Esto es un recordatorio desolador de que un seis por ciento de crecimiento
económico no supuso ningún cambio en el nivel de vida del pueblo. Además,
que hubo fraude en el voto es casi seguro. Suficientes dudas han generado
los miembros de la comisión electoral al hacer de un recuento, una
reelección o cualquier otra solución adecuada una cuestión de principio
democrático.
Si el país tiene que sanar, reconciliarse y encontrar
justicia, las voces progresistas deberían pedir una investigación de la ONU
sobre la limpieza étnica que tuvo lugar después de las elecciones en
diciembre – enero en Eldoret y otras áreas. Debería pedirse y apoyar una
investigación de la ONU sobre los asesinatos extrajudiciales de 500 jóvenes
el año pasado; las matanzas del Valle del Rift en 1994 donde según informes
cientos de Kikuyus fueron asesinados y miles desplazados durante el régimen
de Moi, y la masacre de Wagalla de 1984 (de nuevo durante el régimen de Moi)
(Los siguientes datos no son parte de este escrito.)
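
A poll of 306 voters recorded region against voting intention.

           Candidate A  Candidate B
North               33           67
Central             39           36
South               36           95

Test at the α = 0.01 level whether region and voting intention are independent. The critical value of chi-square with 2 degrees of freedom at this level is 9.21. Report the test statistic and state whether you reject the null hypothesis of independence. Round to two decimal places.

12.90; reject H₀

Row totals: 100, 75, 131. Column totals: 108, 198. Grand total N = 306.
Expected counts (row total × column total / N):
  North, Candidate A: 100×108/306 = 35.294
  North, Candidate B: 100×198/306 = 64.706
  Central, Candidate A: 75×108/306 = 26.471
  Central, Candidate B: 75×198/306 = 48.529
  South, Candidate A: 131×108/306 = 46.235
  South, Candidate B: 131×198/306 = 84.765
Contributions (O − E)²/E:
  (33 − 35.294)²/35.294 = 0.1491
  (67 − 64.706)²/64.706 = 0.0813
  (39 − 26.471)²/26.471 = 5.9301
  (36 − 48.529)²/48.529 = 3.2347
  (36 − 46.235)²/46.235 = 2.2657
  (95 − 84.765)²/84.765 = 1.2358
χ² = 0.1491 + 0.0813 + 5.9301 + 3.2347 + 2.2657 + 1.2358 = 12.90
df = (3−1)(2−1) = 2. Since 12.90 > 9.21, reject the null hypothesis of independence at α = 0.01.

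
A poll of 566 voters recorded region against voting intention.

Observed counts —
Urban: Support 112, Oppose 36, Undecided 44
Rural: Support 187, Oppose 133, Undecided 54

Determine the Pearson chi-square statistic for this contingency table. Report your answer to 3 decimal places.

Row totals: 192, 374. Column totals: 299, 169, 98. Grand total N = 566.
Expected counts (row total × column total / N):
  Urban, Support: 192×299/566 = 101.4276
  Urban, Oppose: 192×169/566 = 57.3286
  Urban, Undecided: 192×98/566 = 33.2438
  Rural, Support: 374×299/566 = 197.5724
  Rural, Oppose: 374×169/566 = 111.6714
  Rural, Undecided: 374×98/566 = 64.7562
Contributions (O − E)²/E:
  (112 − 101.4276)²/101.4276 = 1.1020
  (36 − 57.3286)²/57.3286 = 7.9351
  (44 − 33.2438)²/33.2438 = 3.4802
  (187 − 197.5724)²/197.5724 = 0.5657
  (133 − 111.6714)²/111.6714 = 4.0736
  (54 − 64.7562)²/64.7562 = 1.7866
χ² = 1.1020 + 7.9351 + 3.4802 + 0.5657 + 4.0736 + 1.7866 = 18.943

18.943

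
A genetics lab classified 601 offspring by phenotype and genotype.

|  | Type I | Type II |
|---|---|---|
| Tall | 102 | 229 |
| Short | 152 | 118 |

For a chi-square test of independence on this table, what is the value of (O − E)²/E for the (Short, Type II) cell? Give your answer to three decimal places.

9.209

Row total (Short) = 270; column total (Type II) = 347; N = 601.
Expected count E = 270 × 347 / 601 = 155.8902.
Contribution = (O − E)²/E = (118 − 155.8902)² / 155.8902 = 9.209.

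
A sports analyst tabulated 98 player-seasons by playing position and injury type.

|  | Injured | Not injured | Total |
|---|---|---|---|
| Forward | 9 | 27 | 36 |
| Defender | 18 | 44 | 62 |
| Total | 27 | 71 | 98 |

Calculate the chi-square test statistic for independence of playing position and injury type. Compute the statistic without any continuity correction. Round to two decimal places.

Grand total N = 98.
Expected counts (row total × column total / N):
  Forward, Injured: 36×27/98 = 9.9184
  Forward, Not injured: 36×71/98 = 26.0816
  Defender, Injured: 62×27/98 = 17.0816
  Defender, Not injured: 62×71/98 = 44.9184
Contributions (O − E)²/E:
  (9 − 9.9184)²/9.9184 = 0.0850
  (27 − 26.0816)²/26.0816 = 0.0323
  (18 − 17.0816)²/17.0816 = 0.0494
  (44 − 44.9184)²/44.9184 = 0.0188
χ² = 0.0850 + 0.0323 + 0.0494 + 0.0188 = 0.19

0.19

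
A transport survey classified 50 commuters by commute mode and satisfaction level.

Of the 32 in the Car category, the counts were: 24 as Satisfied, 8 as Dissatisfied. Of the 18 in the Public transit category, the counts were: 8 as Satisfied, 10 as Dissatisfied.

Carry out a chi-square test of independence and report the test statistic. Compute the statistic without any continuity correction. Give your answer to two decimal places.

Row totals: 32, 18. Column totals: 32, 18. Grand total N = 50.
Expected counts (row total × column total / N):
  Car, Satisfied: 32×32/50 = 20.480
  Car, Dissatisfied: 32×18/50 = 11.520
  Public transit, Satisfied: 18×32/50 = 11.520
  Public transit, Dissatisfied: 18×18/50 = 6.480
Contributions (O − E)²/E:
  (24 − 20.480)²/20.480 = 0.6050
  (8 − 11.520)²/11.520 = 1.0756
  (8 − 11.520)²/11.520 = 1.0756
  (10 − 6.480)²/6.480 = 1.9121
χ² = 0.6050 + 1.0756 + 1.0756 + 1.9121 = 4.67

4.67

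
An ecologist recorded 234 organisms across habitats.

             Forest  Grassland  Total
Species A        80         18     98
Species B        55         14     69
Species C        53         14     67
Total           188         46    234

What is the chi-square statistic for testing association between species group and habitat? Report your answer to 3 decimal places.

0.186

Grand total N = 234.
Expected counts (row total × column total / N):
  Species A, Forest: 98×188/234 = 78.7350
  Species A, Grassland: 98×46/234 = 19.2650
  Species B, Forest: 69×188/234 = 55.4359
  Species B, Grassland: 69×46/234 = 13.5641
  Species C, Forest: 67×188/234 = 53.8291
  Species C, Grassland: 67×46/234 = 13.1709
Contributions (O − E)²/E:
  (80 − 78.7350)²/78.7350 = 0.0203
  (18 − 19.2650)²/19.2650 = 0.0831
  (55 − 55.4359)²/55.4359 = 0.0034
  (14 − 13.5641)²/13.5641 = 0.0140
  (53 − 53.8291)²/53.8291 = 0.0128
  (14 − 13.1709)²/13.1709 = 0.0522
χ² = 0.0203 + 0.0831 + 0.0034 + 0.0140 + 0.0128 + 0.0522 = 0.186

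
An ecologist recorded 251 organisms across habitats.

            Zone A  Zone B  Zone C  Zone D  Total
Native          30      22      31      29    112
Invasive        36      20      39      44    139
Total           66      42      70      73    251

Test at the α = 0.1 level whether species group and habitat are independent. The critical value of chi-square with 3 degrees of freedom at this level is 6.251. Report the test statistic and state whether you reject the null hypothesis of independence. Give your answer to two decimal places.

1.75; fail to reject H₀

Grand total N = 251.
Expected counts (row total × column total / N):
  Native, Zone A: 112×66/251 = 29.450
  Native, Zone B: 112×42/251 = 18.741
  Native, Zone C: 112×70/251 = 31.235
  Native, Zone D: 112×73/251 = 32.574
  Invasive, Zone A: 139×66/251 = 36.550
  Invasive, Zone B: 139×42/251 = 23.259
  Invasive, Zone C: 139×70/251 = 38.765
  Invasive, Zone D: 139×73/251 = 40.426
Contributions (O − E)²/E:
  (30 − 29.450)²/29.450 = 0.0103
  (22 − 18.741)²/18.741 = 0.5667
  (31 − 31.235)²/31.235 = 0.0018
  (29 − 32.574)²/32.574 = 0.3921
  (36 − 36.550)²/36.550 = 0.0083
  (20 − 23.259)²/23.259 = 0.4566
  (39 − 38.765)²/38.765 = 0.0014
  (44 − 40.426)²/40.426 = 0.3160
χ² = 0.0103 + 0.5667 + 0.0018 + 0.3921 + 0.0083 + 0.4566 + 0.0014 + 0.3160 = 1.75
df = (2−1)(4−1) = 3. Since 1.75 < 6.251, fail to reject the null hypothesis of independence at α = 0.1.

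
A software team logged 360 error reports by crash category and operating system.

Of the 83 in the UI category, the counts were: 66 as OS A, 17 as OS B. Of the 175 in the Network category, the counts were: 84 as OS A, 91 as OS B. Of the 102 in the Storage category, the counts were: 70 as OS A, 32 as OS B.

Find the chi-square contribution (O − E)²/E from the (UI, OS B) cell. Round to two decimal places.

7.23

Row total (UI) = 83; column total (OS B) = 140; N = 360.
Expected count E = 83 × 140 / 360 = 32.278.
Contribution = (O − E)²/E = (17 − 32.278)² / 32.278 = 7.23.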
en la que cientos de keniatas somalíes fueron asesinados a balazos.
Los
progresistas deberían también hacer una llamada para que la crisis se
resuelva dentro de las estructuras democráticas. Cuando Bush ganó unas
elecciones que el resto del mundo considero fraudulentas, no le pedimos a Al
Gore que tratara de echar al gobierno por medio de una revolución Naranja,
no le pedimos que dividiera al país de acuerdo con la raza, negros contra
blancos, blancos contra latinos; le pedimos encontrar una solución por
medios pacíficos y democráticos. Y por esa razón, EEUU se mantiene en pie a
pesar de Bush. Al Gore no pidió un recuento de todos los votos o repetir las
elecciones. Cualquier medio que se elija para solucionar esta situación
tiene que ser una que mantenga a Kenia sobre sus pies para las siguientes
generaciones.
La suplica que os hago es esta: no busquemos
revolucionarios donde no los hay. La solidaridad internacional debería estar
con el pueblo de Kenia y no con líderes individuales. Un país entero esta en
riesgo. Lo mejor para Kenia ahora mismo es volver a la senda de la no
violencia, ser gobernada por estructuras democráticas con principios que
duraran más que Raila y Kibaki. Es esto lo que hará posible un gobierno del
pueblo a través de una revolución democrática.